Closed jbcoffin closed 1 year ago

jbcoffin commented 1 year ago

Following MS2DeepScore_tutorial.ipynb, model.save(model_file_name) return ' AttributeError: 'Adam' object has no attribute 'weights' '. A file is generated but it is unusable, spectrum_binner and additional_input are missing.

justinjjvanderhooft commented 1 year ago

@florian-huber could this have to do with the recent matchms update, or with the recent ms2deepscore additions?

niekdejonge commented 1 year ago

I think this issue is not version dependent, but has to do with a small mistake in the tutorial. For the implementation in MS2Query this was solved and can be found here: https://github.com/iomega/ms2query/blob/main/ms2query/create_new_library/train_ms2deepscore.py Hope this helps.

niekdejonge commented 1 year ago

@florian-huber When trying to build a model I did run into the same error. It might be due to a new TensorFlow version since tensorflow version 2.11 the optimizers have been changed. I will look into this.

niekdejonge commented 1 year ago

Fixed with #129

florian-huber commented 1 year ago

@niekdejonge We should anyway reconsider the tensorflow versions we support. As far as I understood, >=2.11 will no longer support Windows (only WSL2) and contains some larger changes. I would probably keep it for now (as introduced in #129), but drop some older versions.

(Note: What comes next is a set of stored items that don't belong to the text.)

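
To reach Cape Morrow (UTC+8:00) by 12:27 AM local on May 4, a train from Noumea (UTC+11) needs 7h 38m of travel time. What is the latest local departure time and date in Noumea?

7:49 PM on May 3

Target arrival in UTC: 12:27 AM − 8:00 = 4:27 PM on May 3.
Subtract 7 hours 38 minutes → departure 8:49 AM UTC on May 3.
Noumea is UTC+11:00: 8:49 AM + 11:00 = 7:49 PM on May 3.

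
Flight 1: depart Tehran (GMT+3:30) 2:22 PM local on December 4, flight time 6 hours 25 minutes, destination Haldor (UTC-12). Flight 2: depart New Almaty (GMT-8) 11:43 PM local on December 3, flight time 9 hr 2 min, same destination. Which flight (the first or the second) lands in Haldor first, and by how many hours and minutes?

the second, by 32 minutes

Flight 1 in UTC: 2:22 PM − 3:30 = 10:52 AM on Dec 4.
+6 hours 25 minutes → arrive 5:17 PM UTC on Dec 4.
Flight 2 in UTC: 11:43 PM + 8:00 = 7:43 AM on Dec 4.
+9 hours and 2 minutes → arrive 4:45 PM UTC on Dec 4.
Flight 2 lands earlier by 32 minutes.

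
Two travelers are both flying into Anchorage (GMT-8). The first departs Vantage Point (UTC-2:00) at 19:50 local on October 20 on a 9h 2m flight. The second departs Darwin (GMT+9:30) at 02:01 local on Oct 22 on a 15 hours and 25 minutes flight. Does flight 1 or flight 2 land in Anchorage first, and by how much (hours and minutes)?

Flight 1 in UTC: 19:50 + 2:00 = 21:50 on Oct 20.
+9 hours 2 minutes → arrive 06:52 UTC on Oct 21.
Flight 2 in UTC: 02:01 − 9:30 = 16:31 on Oct 21.
+15 hours 25 minutes → arrive 07:56 UTC on Oct 22.
Flight 1 lands earlier by 25 hours 4 minutes.

the first, by 25 hours 4 minutes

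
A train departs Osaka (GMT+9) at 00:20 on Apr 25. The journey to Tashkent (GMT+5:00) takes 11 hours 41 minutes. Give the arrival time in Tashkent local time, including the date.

08:01 on April 25

Convert departure to UTC: 00:20 − 9:00 = 15:20 UTC on Apr 24.
Add 11 hours and 41 minutes travel time → 03:01 UTC (Apr 25).
Tashkent is UTC+5:00, so local arrival = 03:01 + 5:00 = 08:01 on Apr 25.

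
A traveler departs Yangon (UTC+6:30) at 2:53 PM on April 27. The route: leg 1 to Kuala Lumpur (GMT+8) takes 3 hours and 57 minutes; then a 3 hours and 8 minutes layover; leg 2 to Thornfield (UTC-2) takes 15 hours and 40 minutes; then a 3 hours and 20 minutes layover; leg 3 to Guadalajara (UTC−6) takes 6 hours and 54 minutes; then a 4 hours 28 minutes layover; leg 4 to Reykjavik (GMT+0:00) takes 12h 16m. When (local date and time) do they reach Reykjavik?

Convert departure to UTC: 2:53 PM − 6:30 = 8:23 AM UTC on Apr 27.
Add 3 hours and 57 minutes leg 1 → 12:20 PM UTC.
Add 3 hours and 8 minutes layover in Kuala Lumpur → 3:28 PM UTC.
Add 15 hours and 40 minutes leg 2 → 7:08 AM UTC (Apr 28).
Add 3 hours 20 minutes layover in Thornfield → 10:28 AM UTC.
Add 6 hours 54 minutes leg 3 → 5:22 PM UTC.
Add 4 hours 28 minutes layover in Guadalajara → 9:50 PM UTC.
Add 12 hours 16 minutes leg 4 → 10:06 AM UTC (Apr 29).
Reykjavik is UTC+0, so local arrival is the same: 10:06 AM on Apr 29.

10:06 AM on Apr 29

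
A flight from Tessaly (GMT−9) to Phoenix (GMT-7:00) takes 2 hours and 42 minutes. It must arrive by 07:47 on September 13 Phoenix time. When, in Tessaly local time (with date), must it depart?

03:05 on September 13

Target arrival in UTC: 07:47 + 7:00 = 14:47 on Sep 13.
Subtract 2 hours and 42 minutes → departure 12:05 UTC on Sep 13.
Tessaly is UTC−9:00: 12:05 − 9:00 = 03:05 on Sep 13.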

On the long run, we should probably look at Docker-based solutions for tensorflow. Those also make it easier to run code using local GPU.

florian-huber commented 1 year ago

I fixed the failing tensorflow test (reason was that a higher numpy version was needed). At the moment we test tensorflow 2.4, 2.6, 2.8 and the most recent version (2.10 to 2.12).

Should be fine for now. I would also keep the backwards checks unless it gets too much work. Mostly to make sure that models can be used and exchanged across multiple versions.